How big is the solar system?

It is really hard to picture how big the Solar System is because of the huge distances and the massive difference in the size of the Solar System bodies. For example the Sun is huge, it’s 109 times as big as the diameter of the Earth at 1,391,000 kilometres and it’s 333,100 times heavier than the Earth. So imagine you are standing in an open field with a beach ball about 1 metre in diameter on your head – that’s the Sun! Now imagine the direction you are facing is 12 o’clock. What we’ll visualise now is what the Solar System would look like today based on the current positions of the planets relative to each other in real time. The planets that we will talk about are all pretty much on the ground in the fields around you (because technically they are roughly in the same plane – the plane of the Solar System, not the plane flying past).


At 6 o’clock from your position at about 33 metres away (one third the length of a rugby field) is a small ball bearing about 3.5mm in diameter, that’s Mercury. With a good throwing arm you can throw a tennis ball that distance. The small ball bearing would take 59 days to whizz around your beach ball so I hope you have a good book to read.

At 1 o’clock at 78 metres away is a marble sized object, that’s Venus.
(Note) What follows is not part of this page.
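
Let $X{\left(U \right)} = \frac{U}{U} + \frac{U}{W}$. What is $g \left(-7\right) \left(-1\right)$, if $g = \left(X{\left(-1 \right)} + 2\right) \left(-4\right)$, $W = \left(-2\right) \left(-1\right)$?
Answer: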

That’s just over three quarters the length of a rugby field, and you might see a marble at that distance. It’s 243 days for Venus to do one rotation of your beach ball.

Earth is another marble-sized object at 6 o’clock behind Mercury at 108 metres, just over the length of rugby field away. Usain Bolt can run that distance in just over 9 seconds (I take about 15 seconds and can’t walk for a week). Obviously it’ll take a year for the Earth to go around the beach ball.

Next up at just after 2 o’clock is Mars, it’s about half the size of a marble. Mars is 176 metres away. It would be really hard to see a half sized marble from that distance, you might need a binoculars. Mars takes 687 days to go around the sun and since we’re not scaling for time in this example then that’s how long it’ll take to go around your beach ball.

Now we’re in for some big distances, Jupiter would be about the size of a tennis ball and about half way between 1 o’clock and 2 o’clock. It’s a long way away though, it’s just over half a kilometre away at 586 metres. I couldn’t see a tennis ball at half a kilometre. That tennis ball is going to take 11.86 years to go around the beach ball.

Saturn is nearly at the 12 o’clock position (remember you’re standing with a 1 metre in diameter beach ball on you head which represents the sun), it’s a smaller tennis ball than Jupiter and it’s a whooping 1km away. That would take me about 6 minutes to run, and I’d be ok to walk back, unlike the sprint to Earth mentioned above. It’s 29.44 years to go around the beach ball for this undersized tennis ball.

Uranus is about the size of a golf ball at the 8 o’clock position but it’s just over 2 kilometres away, twice the distance of Saturn. If you were really good at hitting a golf ball you’d have to hit it about fours or five times to go that distance. You’ll spend a lifetime watching this one go once around your beach ball at 84.11 years.

Another golf ball sized object is Neptune, that’s 3.2 kilometres away at just after 9 o’clock. 164.55 years is how long you’ll have to wait for the this golf ball to do one orbit of your beach ball.

For illustrative purposes only we’ll include Pluto which is tiny. It would be a minuscule 1.8mm ball bearing (too dangerous for children under 5) about 3.6 kilometres away at about 11 o’clock. This tiny ball bearing will take 247.85 years to go around your beach ball, you’d better leave a note for your great great great great great great grandchildren to bring you some more food.

And just to show how far away things are from the Solar System, the nearest star to us would be a beach ball a bit bigger than the one on your head but 29,000 kilometres away, one tenth of the way to the Moon from the beach ball on your head.